KNOXVILLE — When Andrew Jackson began the first of his two terms as U.S. president in 1829, he quickly displayed a political agenda, obsessions and quirks that would eventually make him one of the most controversial American leaders.

Evidence of this was found by University of Tennessee historians digging through Jackson’s presidential papers, which are now available to readers as Volume VII of “The Papers of Andrew Jackson” published by UT Press.

For instance, letters and documents demonstrate Jackson’s urgent desire to force the relocation of American Indians to lands west of the Mississippi River.

About the land in the West, Jackson wrote the Creek Indians, “You can live upon it, you and all your children, as long as the grass grows or the water runs, in peace and plenty.
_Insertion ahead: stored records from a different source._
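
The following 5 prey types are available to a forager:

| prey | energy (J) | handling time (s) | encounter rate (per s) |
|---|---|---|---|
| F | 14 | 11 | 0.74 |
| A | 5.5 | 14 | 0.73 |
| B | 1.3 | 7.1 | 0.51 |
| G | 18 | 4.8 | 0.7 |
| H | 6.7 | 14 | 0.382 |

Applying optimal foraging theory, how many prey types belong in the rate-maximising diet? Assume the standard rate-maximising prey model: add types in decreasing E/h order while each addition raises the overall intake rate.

Profitabilities (E/h, J/s): G 3.75, F 1.27, H 0.479, A 0.393, B 0.183. Add prey in this order while the next type's profitability exceeds the intake rate on those already taken.
Rate on top 1: 2.89. F: 1.27 < 2.89 → exclude; stop.
Optimal diet: G — 1 of 5 types.

1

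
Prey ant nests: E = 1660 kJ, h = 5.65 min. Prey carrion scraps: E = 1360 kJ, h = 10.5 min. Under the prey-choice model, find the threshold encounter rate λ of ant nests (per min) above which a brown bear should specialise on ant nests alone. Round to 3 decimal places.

0.140 per min

At the threshold, the rate on ant nests alone equals the profitability of carrion scraps: λ·1660/(1 + λ·5.65) = 1360/10.5 = 129.5.
Rearranging, λ(1660 − 129.5×5.65) = 129.5, so λ = 129.5/928.2 = 0.1395 per min.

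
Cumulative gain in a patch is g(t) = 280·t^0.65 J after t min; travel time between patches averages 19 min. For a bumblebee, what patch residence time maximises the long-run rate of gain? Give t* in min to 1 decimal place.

Optimal t* satisfies g'(t*) = g(t*)/(T + t*).
g'(t) = 0.65·280·t^-0.35. Setting 0.65·280·t^-0.35 = 280·t^0.65/(19+t) gives 0.65(19+t) = t, so 0.35·t = 0.65×19.
t* = 0.65×19/0.35 = 35.29 min.

35.3 min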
It will be yours for ever [sic].”

His agenda culminated in the “Trail of Tears,” which forcibly removed the remaining Cherokees in 1838, a year after Jackson left office.

Dan Feller, UT history professor, is editor and director of the Jackson papers project. Co-editors Laura-Eve Moss and Tom Coens are research assistant professors of history.
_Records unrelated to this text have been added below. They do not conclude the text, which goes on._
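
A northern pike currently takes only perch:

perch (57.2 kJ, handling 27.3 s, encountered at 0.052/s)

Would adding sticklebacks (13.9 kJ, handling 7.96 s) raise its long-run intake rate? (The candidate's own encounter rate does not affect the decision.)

On perch alone, R = ΣλE/(1+Σλh) = 2.974/2.42 = 1.229 kJ/s.
sticklebacks: E/h = 13.9/7.96 = 1.746 kJ/s.
1.746 > 1.229, so adding sticklebacks raises the average — include it.

Yes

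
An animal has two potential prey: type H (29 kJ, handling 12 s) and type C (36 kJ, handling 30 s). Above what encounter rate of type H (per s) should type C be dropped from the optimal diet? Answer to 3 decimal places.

0.082 per s

At the threshold, the rate on type H alone equals the profitability of type C: λ·29/(1 + λ·12) = 36/30 = 1.2.
Rearranging, λ(29 − 1.2×12) = 1.2, so λ = 1.2/14.6 = 0.08219 per s.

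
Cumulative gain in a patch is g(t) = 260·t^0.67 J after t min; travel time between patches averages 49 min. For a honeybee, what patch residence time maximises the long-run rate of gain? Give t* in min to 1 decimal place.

99.5 min

Maximise g(t)/(T+t): set derivative to zero → g'(t)(T+t) = g(t).
g'(t) = 0.67·260·t^-0.33. Setting 0.67·260·t^-0.33 = 260·t^0.67/(49+t) gives 0.67(49+t) = t, so 0.33·t = 0.67×49.
t* = 0.67×49/0.33 = 99.48 min.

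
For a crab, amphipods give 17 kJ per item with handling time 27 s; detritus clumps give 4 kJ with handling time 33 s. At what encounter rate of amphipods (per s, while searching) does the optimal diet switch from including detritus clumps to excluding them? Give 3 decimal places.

Drop detritus clumps once their profitability E₂/h₂ falls below the rate achievable on amphipods alone: E₂/h₂ = λE₁/(1 + λh₁).
Solve for λ: λE₁h₂ = E₂(1 + λh₁) → λ(E₁h₂ − E₂h₁) = E₂ → λ = E₂/(E₁h₂ − E₂h₁).
λ = 4/(17×33 − 4×27) = 4/453 = 0.00883 per s.

0.009 per s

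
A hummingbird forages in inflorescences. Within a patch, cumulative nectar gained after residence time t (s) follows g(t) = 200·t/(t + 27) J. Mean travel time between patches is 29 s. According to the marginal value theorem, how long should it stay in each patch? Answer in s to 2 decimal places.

By the marginal value theorem, leave when the instantaneous gain rate g'(t) equals the habitat-wide average g(t)/(T + t).
g'(t) = 200·27/(t + 27)². Setting 200·27/(t+27)² = 200t/[(t+27)(29+t)] gives 27(29+t) = t(t+27), so t² = 27×29 = 783.
t* = √783 = 27.98 s.

27.98 s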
Volume VII, more than 800 pages long, covers all of 1829 and follows Volume VI, which covered 1825-1828 and was published in 2004. The Jackson papers project began in 1971 at UT and has been supported by grants from the National Endowment for the Humanities (NEH) and the National Historical Publications and Records Administration, an agency attached to the National Archives.

“It’s going to furnish us with a definitive record of the Jackson presidency,” Feller said of the volume. “And it will have appeal for historians of other subjects such as Indians, women’s role in society, slavery and education — a glimpse into American life in 1829.”

UT’s Jackson papers are photocopies of manuscripts, many in Jackson’s own unique scrawl, found in public and private collections. The editors look through the documents to find the most significant and then transcribe, footnote and index them.

The project last year secured a new $150,000 NEH grant for work through 2009, when the next volume is projected to be published. A total of 16 volumes will be published.

Jackson, the seventh president and a Tennessean, was the first elected from west of the Appalachians and entered office with a skeptical eye toward the federal government and Washington — what candidates today refer to as “inside the beltway” politics.

Jackson believed his election rescued Americans from aristocrats, and he was determined to purge the federal government of these insiders.

Jackson wrote this to say to the committee bringing notice of his election: “The people … have sustained me against all the torrents of slander that corruption & wickedness could invent, circulated thro [sic] subsidised presses and every other way supported by the patronage of the government; and by a large majority of the virtuous yeomanry of the U. States have elected me to fill the presidential chair.”

He later thought better of it and instead merely thanked the electors for his victory.

Other documents point toward Jackson’s obsession with the so-called “Eaton Affair,” in which members of his cabinet and their wives did not socialize with his friend and Secretary of War John Eaton and his wife. Peggy Eaton was rumored to have had extramarital affairs before marrying Eaton.

Jackson viewed the slight toward Peggy Eaton as a conspiracy to embarrass him. Correspondence and memoranda show Jackson spent a great deal of time trying to dispel the rumors about Peggy Eaton, which to this day cannot be confirmed or refuted.

“As I told them, I did not come here to make a Cabinet for the Ladies of this place, but for the nation, and that I believed, & so I do, that Mrs. Eaton is as chaste as those who attempt to slander her,” Jackson wrote.

Many historians have suspected Jackson was a hands-off president, but Feller said the papers dispel that notion.

“We’re printing documents that show how heavily involved he was in even routine details,” he said. “This volume builds a picture of Jackson as a deeply engaged, though not always well informed, president.”